In the end, balancing our four criteria, we decided to use an algorithm that takes into account several factors, including housing (e.g. house size), assets (e.g. presence of a latrine), vulnerable recipient status (e.g. homelessness), and other criteria.

There are major differences between this method and the thatch and homeless criteria we used in Siaya. Because the new criteria take into account many factors, it’s harder to game the system. Also, the new criteria include a broader range of vulnerable statuses than the criteria in Siaya by adding widows and child-headed households into the algorithm. This is likely to increase the perceived fairness of our eligibility criteria. The new criteria also have some weaknesses: it’s slightly more expensive from an operational standpoint, because the criteria involve more questions, and it is more difficult to explain to community members why a given household was or was not eligible. This may counteract the perceived fairness of enrolling more vulnerable-status recipients.

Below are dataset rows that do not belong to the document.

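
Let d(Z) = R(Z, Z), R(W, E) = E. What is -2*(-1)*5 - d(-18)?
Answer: 28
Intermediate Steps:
d(Z) = Z
-2*(-1)*5 - d(-18) = -2*(-1)*5 - 1*(-18) = 2*5 + 18 = 10 + 18 = 28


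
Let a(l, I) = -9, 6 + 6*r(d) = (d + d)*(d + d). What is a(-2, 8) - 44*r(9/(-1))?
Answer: -2341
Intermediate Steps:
r(d) = -1 + 2*d²/3 (r(d) = -1 + ((d + d)*(d + d))/6 = -1 + ((2*d)*(2*d))/6 = -1 + (4*d²)/6 = -1 + 2*d²/3)
a(-2, 8) - 44*r(9/(-1)) = -9 - 44*(-1 + 2*(9/(-1))²/3) = -9 - 44*(-1 + 2*(9*(-1))²/3) = -9 - 44*(-1 + (⅔)*(-9)²) = -9 - 44*(-1 + (⅔)*81) = -9 - 44*(-1 + 54) = -9 - 44*53 = -9 - 2332 = -2341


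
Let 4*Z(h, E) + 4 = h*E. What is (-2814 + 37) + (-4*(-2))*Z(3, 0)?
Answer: -2785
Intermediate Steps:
Z(h, E) = -1 + E*h/4 (Z(h, E) = -1 + (h*E)/4 = -1 + (E*h)/4 = -1 + E*h/4)
(-2814 + 37) + (-4*(-2))*Z(3, 0) = (-2814 + 37) + (-4*(-2))*(-1 + (1/4)*0*3) = -2777 + 8*(-1 + 0) = -2777 + 8*(-1) = -2777 - 8 = -2785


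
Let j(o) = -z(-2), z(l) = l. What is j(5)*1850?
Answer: 3700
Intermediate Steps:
j(o) = 2 (j(o) = -1*(-2) = 2)
j(5)*1850 = 2*1850 = 3700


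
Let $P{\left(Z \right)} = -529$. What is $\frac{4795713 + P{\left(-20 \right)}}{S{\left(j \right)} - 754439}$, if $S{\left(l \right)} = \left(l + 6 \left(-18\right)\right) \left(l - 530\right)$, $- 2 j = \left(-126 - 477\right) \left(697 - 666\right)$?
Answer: $\frac{19180736}{322787185} \approx 0.059422$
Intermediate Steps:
$j = \frac{18693}{2}$ ($j = - \frac{\left(-126 - 477\right) \left(697 - 666\right)}{2} = - \frac{\left(-603\right) 31}{2} = \left(- \frac{1}{2}\right) \left(-18693\right) = \frac{18693}{2} \approx 9346.5$)
$S{\left(l \right)} = \left(-530 + l\right) \left(-108 + l\right)$ ($S{\left(l \right)} = \left(l - 108\right) \left(-530 + l\right) = \left(-108 + l\right) \left(-530 + l\right) = \left(-530 + l\right) \left(-108 + l\right)$)
$\frac{4795713 + P{\left(-20 \right)}}{S{\left(j \right)} - 754439} = \frac{4795713 - 529}{\left(57240 + \left(\frac{18693}{2}\right)^{2} - 5963067\right) - 754439} = \frac{4795184}{\left(57240 + \frac{349428249}{4} - 5963067\right) - 754439} = \frac{4795184}{\frac{325804941}{4} - 754439} = \frac{4795184}{\frac{322787185}{4}} = 4795184 \cdot \frac{4}{322787185} = \frac{19180736}{322787185}$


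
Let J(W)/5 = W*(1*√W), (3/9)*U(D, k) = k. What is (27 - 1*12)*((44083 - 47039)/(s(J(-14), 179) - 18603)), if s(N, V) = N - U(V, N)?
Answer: 824857020/346346009 + 6207600*I*√14/346346009 ≈ 2.3816 + 0.067062*I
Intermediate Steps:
U(D, k) = 3*k
J(W) = 5*W^(3/2) (J(W) = 5*(W*(1*√W)) = 5*(W*√W) = 5*W^(3/2))
s(N, V) = -2*N (s(N, V) = N - 3*N = -2*N)
(27 - 1*12)*((44083 - 47039)/(s(J(-14), 179) - 18603)) = (27 - 1*12)*((44083 - 47039)/(-10*(-14)^(3/2) - 18603)) = (27 - 12)*(-2956/(-10*(-14*I*√14) - 18603)) = 15*(-2956/(-(-140)*I*√14 - 18603)) = 15*(-2956/(140*I*√14 - 18603)) = 15*(-2956/(-18603 + 140*I*√14)) = -44340/(-18603 + 140*I*√14)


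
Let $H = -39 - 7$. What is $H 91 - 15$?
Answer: $-4201$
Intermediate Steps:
$H = -46$
$H 91 - 15 = \left(-46\right) 91 - 15 = -4186 - 15 = -4201$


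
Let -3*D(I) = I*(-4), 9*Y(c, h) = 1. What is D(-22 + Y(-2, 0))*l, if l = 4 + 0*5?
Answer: -3152/27 ≈ -116.74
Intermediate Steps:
Y(c, h) = ⅑ (Y(c, h) = (⅑)*1 = ⅑)
l = 4 (l = 4 + 0 = 4)
D(I) = 4*I/3 (D(I) = -I*(-4)/3 = -(-4)*I/3 = 4*I/3)
D(-22 + Y(-2, 0))*l = (4*(-22 + ⅑)/3)*4 = ((4/3)*(-197/9))*4 = -788/27*4 = -3152/27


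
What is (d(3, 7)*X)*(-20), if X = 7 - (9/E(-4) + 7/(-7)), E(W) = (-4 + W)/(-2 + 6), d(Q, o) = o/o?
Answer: -250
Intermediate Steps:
d(Q, o) = 1
E(W) = -1 + W/4 (E(W) = (-4 + W)/4 = (-4 + W)*(1/4) = -1 + W/4)
X = 25/2 (X = 7 - (9/(-1 + (1/4)*(-4)) + 7/(-7)) = 7 - (9/(-1 - 1) + 7*(-1/7)) = 7 - (9/(-2) - 1) = 7 - (9*(-1/2) - 1) = 7 - (-9/2 - 1) = 7 - 1*(-11/2) = 7 + 11/2 = 25/2 ≈ 12.500)
(d(3, 7)*X)*(-20) = (1*(25/2))*(-20) = (25/2)*(-20) = -250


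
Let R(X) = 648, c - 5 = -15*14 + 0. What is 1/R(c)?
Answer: 1/648 ≈ 0.0015432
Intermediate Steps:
c = -205 (c = 5 + (-15*14 + 0) = 5 + (-210 + 0) = 5 - 210 = -205)
1/R(c) = 1/648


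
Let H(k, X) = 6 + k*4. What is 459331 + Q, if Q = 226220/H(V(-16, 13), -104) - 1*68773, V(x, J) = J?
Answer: 11439292/29 ≈ 3.9446e+5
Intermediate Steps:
H(k, X) = 6 + 4*k
Q = -1881307/29 (Q = 226220/(6 + 4*13) - 1*68773 = 226220/(6 + 52) - 68773 = 226220/58 - 68773 = 226220*(1/58) - 68773 = 113110/29 - 68773 = -1881307/29 ≈ -64873.)
459331 + Q = 459331 - 1881307/29 = 11439292/29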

GiveDirectly recipients and staff during a pay-out in Uganda

Taking all of these dimensions into account, our new eligibility criteria will allow us to identify and serve the poorest of the poor in Homa Bay. Even though the new criteria make this system slightly more expensive, that cost will likely be mitigated by a decrease in gameability and an increase in accuracy. And although the new algorithm may be perceived as harder to understand, we hope that by accounting for vulnerable-status groups the criteria will be perceived as more fair in the communities where we work.

In the process we also learned a lot about how to identify the poor – about other criteria, how to implement them, and what works and what doesn’t. We expect to keep adjusting our eligibility criteria and targeting methods as we bring our program to communities in more places since no two places are the same. We will continue to post updates about our innovations in targeting and eligibility criteria and our ongoing adjustments to our new operations in Homa Bay.